MasaichiYaguchi

おじドル,ヤクザのMasaichiYaguchiのレビュー・感想・評価

おじドル,ヤクザ(2022年製作の映画)
3.6
潔癖症のヤクザとおじさんアイドルという正反対の中年男性の友情を描いたバディムービーは、時代に取り残されたような矜持が作品の中心にあって、それが昭和の任侠物の残り香と共に、切なさとノスタルジーを呼び覚まします。
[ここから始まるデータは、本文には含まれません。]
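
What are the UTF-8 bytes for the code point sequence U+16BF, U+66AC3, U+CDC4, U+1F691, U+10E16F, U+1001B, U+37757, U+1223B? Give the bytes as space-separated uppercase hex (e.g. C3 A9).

E1 9A BF F1 A6 AB 83 EC B7 84 F0 9F 9A 91 F4 8E 85 AF F0 90 80 9B F0 B7 9D 97 F0 92 88 BB

U+16BF: 3-byte form → E1 9A BF.
U+66AC3: 4-byte form → F1 A6 AB 83.
U+CDC4: 3-byte form → EC B7 84.
U+1F691: 4-byte form → F0 9F 9A 91.
U+10E16F: 4-byte form → F4 8E 85 AF.
U+1001B: 4-byte form → F0 90 80 9B.
U+37757: 4-byte form → F0 B7 9D 97.
U+1223B: 4-byte form → F0 92 88 BB.
Concatenated (30 bytes): E1 9A BF F1 A6 AB 83 EC B7 84 F0 9F 9A 91 F4 8E 85 AF F0 90 80 9B F0 B7 9D 97 F0 92 88 BB.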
昔堅気のヤクザである42歳の金田は潔癖症で人付き合いも苦手で、組では浮いた存在。
そんな彼は、下っ端がするような借金取り立ての仕事をあてがわれている。
或る日、金田は東という男の家へ取り立てに向かうが、年老いた両親と暮らす44歳の東は地下アイドル「あずぽん」として活動していた。
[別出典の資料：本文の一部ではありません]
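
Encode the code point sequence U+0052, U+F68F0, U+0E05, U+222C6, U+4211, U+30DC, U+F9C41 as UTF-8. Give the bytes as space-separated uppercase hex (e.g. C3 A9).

52 F3 B6 A3 B0 E0 B8 85 F0 A2 8B 86 E4 88 91 E3 83 9C F3 B9 B1 81

U+0052: 1-byte form → 52.
U+F68F0: 4-byte form → F3 B6 A3 B0.
U+0E05: 3-byte form → E0 B8 85.
U+222C6: 4-byte form → F0 A2 8B 86.
U+4211: 3-byte form → E4 88 91.
U+30DC: 3-byte form → E3 83 9C.
U+F9C41: 4-byte form → F3 B9 B1 81.
Concatenated (22 bytes): 52 F3 B6 A3 B0 E0 B8 85 F0 A2 8B 86 E4 88 91 E3 83 9C F3 B9 B1 81.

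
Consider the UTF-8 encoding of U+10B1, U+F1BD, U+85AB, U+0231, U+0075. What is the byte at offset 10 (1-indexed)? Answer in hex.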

何処までもノー天気でポジティブなあずぽんにいら立つ金田だったが、ひょんなことから一緒に取り立てをしたり、金田が思いを寄せる女性をあずぽんが誘って3人で飲みに行ったりと、知らないうちに友情にも似た感情が芽生えていく。
この主人公の金田をスカコアバンドRUDE BONESのボーカルとして活躍する傍で監督も手掛ける大川裕明さんが演じ、太っちょでニートなおじさんなのに地下アイドルの「あずぽん」という灰汁の強い役どころを彦坂啓介さんが演じている。
この全く対照的な中年男2人は、ストーリーの進展と共に意外な共通点が浮かび上がっていく。
そして意外な組み合わせによる友情は、夫々に人生の節目のような変化をもたらしていく。
終盤の昭和の任侠物ではよくある、主人公の怒りの発露による怒涛の展開の先に待ち受けるものは?
手と手を繋ぐ、手を差し伸べることの大切さを改めて感じさせてくれます。